For Engr. Shaikh, one of the biggest challenges is keeping curricula up to date in the face of fast technological evolution. He also notes:
- Promoting equal access: Not all students have the opportunity to physically access a technical laboratory. Integrating solutions such as remote labs, interactive platforms, and augmented reality experiences helps extend learning beyond the classroom, ensuring that all students can develop practical skills regardless of their location or educational context.
- Interdisciplinary mindset: Mechatronics, automation, and robotics are cross-cutting fields that demand breaking down traditional disciplinary boundaries to encourage integrated learning and innovation.

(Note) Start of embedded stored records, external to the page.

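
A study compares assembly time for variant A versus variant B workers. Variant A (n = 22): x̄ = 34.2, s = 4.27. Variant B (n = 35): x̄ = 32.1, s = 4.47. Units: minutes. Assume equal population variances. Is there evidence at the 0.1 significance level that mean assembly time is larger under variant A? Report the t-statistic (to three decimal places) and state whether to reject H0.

t = 1.756; reject H0

Let group 1 = variant A, group 2 = variant B. H0: μ_1 = μ_2; H1: μ_1 > μ_2 (two-sample pooled-variance t-test, right-tailed).
s_p² = [(22−1)·4.27² + (35−1)·4.47²]/(22+35−2) = 19.3135
t = (34.2 − 32.1)/√[19.3135·(1/22 + 1/35)] = 1.756
df = n₁ + n₂ − 2 = 55
p-value = P(T ≥ 1.756) ≈ 0.042
Since p ≈ 0.042 < α = 0.1, reject H0; the data support H1.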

- Continuous teacher training: Faculty development must be prioritized to keep pace with technological advances.
How do you incorporate ethics into the training of future engineers?
“Ethical design is not a side topic—it’s an integral part of every intelligent system,” he says. In his teaching, he incorporates real failure analyses in autonomous systems to discuss data bias, automated decision-making, and the social consequences of technology
He encourages students to ask critical questions like: Who benefits? What could go wrong? How do we ensure transparency? He also promotes sustainable design by evaluating the environmental impact of materials and energy consumption. “Training responsible engineers means teaching them to ask the right questions,” he concludes.

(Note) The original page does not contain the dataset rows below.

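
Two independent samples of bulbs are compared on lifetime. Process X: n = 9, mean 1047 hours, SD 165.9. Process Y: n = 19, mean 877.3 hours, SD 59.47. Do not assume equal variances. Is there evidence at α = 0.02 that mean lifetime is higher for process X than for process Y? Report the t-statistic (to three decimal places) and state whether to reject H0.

t = 2.979; reject H0

Let group 1 = process X, group 2 = process Y. H0: μ_1 = μ_2; H1: μ_1 > μ_2 (Welch's two-sample t-test, right-tailed).
t = (x̄_1 − x̄_2)/√(s_1²/n_1 + s_2²/n_2) = (1047 − 877.3)/√(165.9²/9 + 59.47²/19) = 2.979
Welch–Satterthwaite df ≈ 8.99
p-value = P(T ≥ 2.979) ≈ 0.0077
Since p ≈ 0.0077 < α = 0.02, reject H0; the data support H1.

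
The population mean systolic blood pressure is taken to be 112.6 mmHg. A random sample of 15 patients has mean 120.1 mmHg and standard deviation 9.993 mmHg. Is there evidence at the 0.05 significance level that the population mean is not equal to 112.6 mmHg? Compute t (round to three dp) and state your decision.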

Would you recommend working with EDIBON?
“Absolutely,” he replies firmly. “I would recommend EDIBON without hesitation to colleagues, researchers, and professors.” He highlights the company’s commitment to technical education, the quality of its didactic solutions, and its focus on connecting theory with practice. “My experience with EDIBON has been enriching. It’s not just about technology—it’s about a human team committed to the future of engineering. ”.

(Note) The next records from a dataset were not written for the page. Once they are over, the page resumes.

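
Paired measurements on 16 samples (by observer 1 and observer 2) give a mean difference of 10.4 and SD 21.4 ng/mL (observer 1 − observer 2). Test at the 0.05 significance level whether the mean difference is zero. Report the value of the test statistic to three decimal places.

H0: μ_d = 0; H1: μ_d ≠ 0 (paired t-test on the differences, two-sided).
t = d̄/(s_d/√n) = 10.4/(21.4/√16) = 1.944
df = n − 1 = 15
Two-sided p-value ≈ 0.0709
Since p ≈ 0.0709 > α = 0.05, fail to reject H0; the evidence is not statistically significant.

1.944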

Engr. Muhammad Zakir Shaikh represents a new generation of academic leaders who understand technology as a tool for human progress. His comprehensive vision of education—where theory meets practice and ethics—fully aligns with EDIBON’s values.
In a constantly evolving world, we at EDIBON share his commitment to modern, inclusive, and socially responsible technical training. Because preparing the engineers of tomorrow involves not only transmitting knowledge, but also cultivating awareness, curiosity, and integrity.